The fiddler begins alone.

A single violin thread rises into the air like breath on a cold morning. It is thin at first. Then it becomes warmer and fuller. It is as if the wood itself remembers other hands, other rooms, and other feet waiting for the downbeat. The melody circles once, twice, not asking yet, only inviting.
Then the drum answers.
Not loud—never loud at first—but steady, like a heart that knows its work. Around it, hands start to clap, not all at once, not perfectly, but honestly. Someone laughs. Someone hums before knowing the tune. The room opens.
On every good day and every holiday, this is how it begins.
A voice lifts—Hinéi nagíla—and the phrase doesn’t belong to one singer for long. It spreads, passing from mouth to mouth, becoming plural. The words aren’t heavy with explanation; they don’t need to be. They carry joy the way fire carries warmth: by contact.

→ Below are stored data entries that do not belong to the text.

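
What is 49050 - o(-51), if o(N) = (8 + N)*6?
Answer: 49308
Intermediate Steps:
o(N) = 48 + 6*N
49050 - o(-51) = 49050 - (48 + 6*(-51)) = 49050 - (48 - 306) = 49050 - 1*(-258) = 49050 + 258 = 49308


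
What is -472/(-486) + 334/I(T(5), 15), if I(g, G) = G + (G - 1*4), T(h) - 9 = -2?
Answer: 43649/3159 ≈ 13.817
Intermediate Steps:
T(h) = 7 (T(h) = 9 - 2 = 7)
I(g, G) = -4 + 2*G (I(g, G) = G + (G - 4) = G + (-4 + G) = -4 + 2*G)
-472/(-486) + 334/I(T(5), 15) = -472/(-486) + 334/(-4 + 2*15) = -472*(-1/486) + 334/(-4 + 30) = 236/243 + 334/26 = 236/243 + 334*(1/26) = 236/243 + 167/13 = 43649/3159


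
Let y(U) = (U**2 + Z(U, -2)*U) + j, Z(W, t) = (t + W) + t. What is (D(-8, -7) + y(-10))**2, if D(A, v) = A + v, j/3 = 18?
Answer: 77841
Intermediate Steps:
j = 54 (j = 3*18 = 54)
Z(W, t) = W + 2*t (Z(W, t) = (W + t) + t = W + 2*t)
y(U) = 54 + U**2 + U*(-4 + U) (y(U) = (U**2 + (U + 2*(-2))*U) + 54 = (U**2 + (U - 4)*U) + 54 = (U**2 + (-4 + U)*U) + 54 = (U**2 + U*(-4 + U)) + 54 = 54 + U**2 + U*(-4 + U))
(D(-8, -7) + y(-10))**2 = ((-8 - 7) + (54 + (-10)**2 - 10*(-4 - 10)))**2 = (-15 + (54 + 100 - 10*(-14)))**2 = (-15 + (54 + 100 + 140))**2 = (-15 + 294)**2 = 279**2 = 77841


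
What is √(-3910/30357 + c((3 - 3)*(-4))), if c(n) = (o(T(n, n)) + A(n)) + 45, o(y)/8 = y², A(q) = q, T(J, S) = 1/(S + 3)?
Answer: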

The rhythm quickens. Feet find the floor. Circles form, loosen, reform. No one leads for long. The music itself takes that role. It pulls gently upward, lifting shoulders and chins. It lifts something unseen just behind the ribs.
Here, hearts open.
Not dramatically—no tearing, no breaking—but like shutters swung wide after winter. The melody warms the heart and the spirit, its pulse echoing something older than the room, older than the dancers. Ancestors hover not as ghosts, but as echoes in the scale, familiar turns in the tune that say: Yes. This too. We know this joy.
The violin soars into the bridge, a sudden lift, a shimmer that touches the heart and the soul. For a moment the dancers are weightless, shoes barely kissing the ground. Laughter breaks through the rhythm, and the drum answers by digging deeper, anchoring the flight.
The music lifts them upward—not away, not beyond—but into themselves and into each other. Sweat shines. Eyes meet. Time loosens its grip.
When the final note lands, it doesn’t end the dance. It simply rests, like a satisfied breath. It knows it will rise again on another good day. It rises on another holiday. It comes whenever an open heart calls the music home.
🎻 How this will sound in music?
This structure is perfect for a dance‑mantra:
- The repeated Hinéi nagíla has that rising, communal call.
- Lev niftákh (“open heart”) has a beautiful vowel spread for melisma.
- Mechamemím gives you a percussive “kh‑m‑m” cluster that sits well over a beat.
- The bridge Nogéa la‑lev ve‑la‑neshamá has a natural lift — ideal for a violin swell or a drop.